Hindsight v2.2.0 adds parsing of more preference items and support for newer versions of Chrome.

  • Support for Chrome versions 1 - 66
  • Preference items with timestamps now are in Timeline
  • Improvements to logging

Both the GUI and command line versions of this release are available as:

  • compiled exes attached to this release or in the dist/ folder
  • .py versions are available by pip install pyhindsight or downloading/cloning the GitHub repo.

v2.1.1

6 years ago

Hindsight v2.1.1 is a smaller update, mostly focused on making processing more robust.

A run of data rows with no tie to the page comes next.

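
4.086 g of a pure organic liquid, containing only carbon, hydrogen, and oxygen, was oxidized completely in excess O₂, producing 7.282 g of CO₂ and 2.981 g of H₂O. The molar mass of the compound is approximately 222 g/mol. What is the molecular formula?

C9H18O6

mol C = 7.282 g CO₂ ÷ 44.009 g/mol = 0.16547 mol
mol H = 2 × 2.981 g H₂O ÷ 18.015 g/mol = 0.33095 mol
mass O = 4.086 − (1.9874 + 0.33359) = 1.7650 g → mol O = 1.7650 ÷ 15.999 = 0.11032 mol
Divide by the smallest (0.11032 mol): C 1.500, H 3.000, O 1.000
Multiplying each by 2 gives whole numbers: C 3.00, H 6.00, O 2.00
Empirical formula: C3H6O2
Empirical-formula mass = 74.08 g/mol; 222 ÷ 74.08 ≈ 3, so the molecular formula is C9H18O6.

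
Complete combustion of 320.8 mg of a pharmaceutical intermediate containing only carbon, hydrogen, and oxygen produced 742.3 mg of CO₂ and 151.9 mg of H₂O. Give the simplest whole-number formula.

C8H8O3

mol C = 0.7423 g CO₂ ÷ 44.009 g/mol = 0.016867 mol
mol H = 2 × 0.1519 g H₂O ÷ 18.015 g/mol = 0.016864 mol
mass O = 0.3208 − (0.20259 + 0.016999) = 0.10121 g → mol O = 0.10121 ÷ 15.999 = 0.0063261 mol
Divide by the smallest (0.0063261 mol): C 2.666, H 2.666, O 1.000
Multiplying each by 3 gives whole numbers: C 8.00, H 8.00, O 3.00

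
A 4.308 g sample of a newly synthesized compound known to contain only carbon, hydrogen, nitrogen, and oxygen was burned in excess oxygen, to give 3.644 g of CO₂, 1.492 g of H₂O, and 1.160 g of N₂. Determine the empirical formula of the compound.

C2H4N2O3

mol C = 3.644 g CO₂ ÷ 44.009 g/mol = 0.082801 mol
mol H = 2 × 1.492 g H₂O ÷ 18.015 g/mol = 0.16564 mol
mol N = 2 × 1.160 g N₂ ÷ 28.014 g/mol = 0.082816 mol
mass O = 4.308 − (0.99453 + 0.16696 + 1.1600) = 1.9865 g → mol O = 1.9865 ÷ 15.999 = 0.12416 mol
Divide by the smallest (0.082801 mol): C 1.000, H 2.000, N 1.000, O 1.500
Multiplying each by 2 gives whole numbers: C 2.00, H 4.00, N 2.00, O 3.00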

  • Support for Chrome versions 1 - 60
  • Added more error checking / catching in the cache parsing section
  • Updated Hindsight plugin search to better handle combinations of local plugins and the default plugins when installed via pip

Both the GUI and command line versions of this release are available as:

  • compiled exes attached to this release or in the dist/ folder
  • .py versions are available by pip install pyhindsight or downloading/cloning the GitHub repo.

v2.0.0

7 years ago

Hindsight v2.0.0 brings new features, many of which are focused on ease-of-use. The highlights are:

  • Cross-platform web UI
  • Easier installation on all OSes - now just do pip install pyhindsight
  • Ability to parse multiple Chrome caches
  • Portable EXEs for GUI and cmdline versions

First, the web interface (seen below running via hindsight_gui.exe):

hindsight_gui

For those that prefer the command line interface, that still remains and has been updated to support the new features. Both the web UI and cmdline versions are available either as .py files or as PyInstaller-compiled EXEs (available at the bottom of this page, or in the dist folder of the main repo).

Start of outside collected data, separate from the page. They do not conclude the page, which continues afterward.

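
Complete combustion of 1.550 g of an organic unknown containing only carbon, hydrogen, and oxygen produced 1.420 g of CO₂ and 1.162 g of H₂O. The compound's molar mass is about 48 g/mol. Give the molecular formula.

mol C = 1.420 g CO₂ ÷ 44.009 g/mol = 0.032266 mol
mol H = 2 × 1.162 g H₂O ÷ 18.015 g/mol = 0.12900 mol
mass O = 1.550 − (0.38755 + 0.13004) = 1.0324 g → mol O = 1.0324 ÷ 15.999 = 0.064530 mol
Divide by the smallest (0.032266 mol): C 1.000, H 3.998, O 2.000
Empirical formula: CH4O2
Empirical-formula mass = 48.04 g/mol; 48 ÷ 48.04 ≈ 1, so the molecular formula is CH4O2.

CH4O2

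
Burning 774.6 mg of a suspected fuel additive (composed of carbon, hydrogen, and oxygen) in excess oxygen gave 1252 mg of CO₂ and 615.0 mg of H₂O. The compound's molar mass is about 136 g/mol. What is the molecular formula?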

Hindsight also has been refactored and much of the parsing moved into the new Python package pyhindsight. This also makes installing Hindsight easier; simply run:

pip install pyhindsight

This will install the pyhindsight package (and all relevant dependencies) and place copies of hindsight.py and hindsight_gui.py into the system's scripts directory.

v2 also introduces the ability to parse various Chrome caches: Cache, Media Cache, Application Cache, and GPUCache. The code is largely based off the Chromagnon project by Jean-RĂ©my Bancel (thanks!).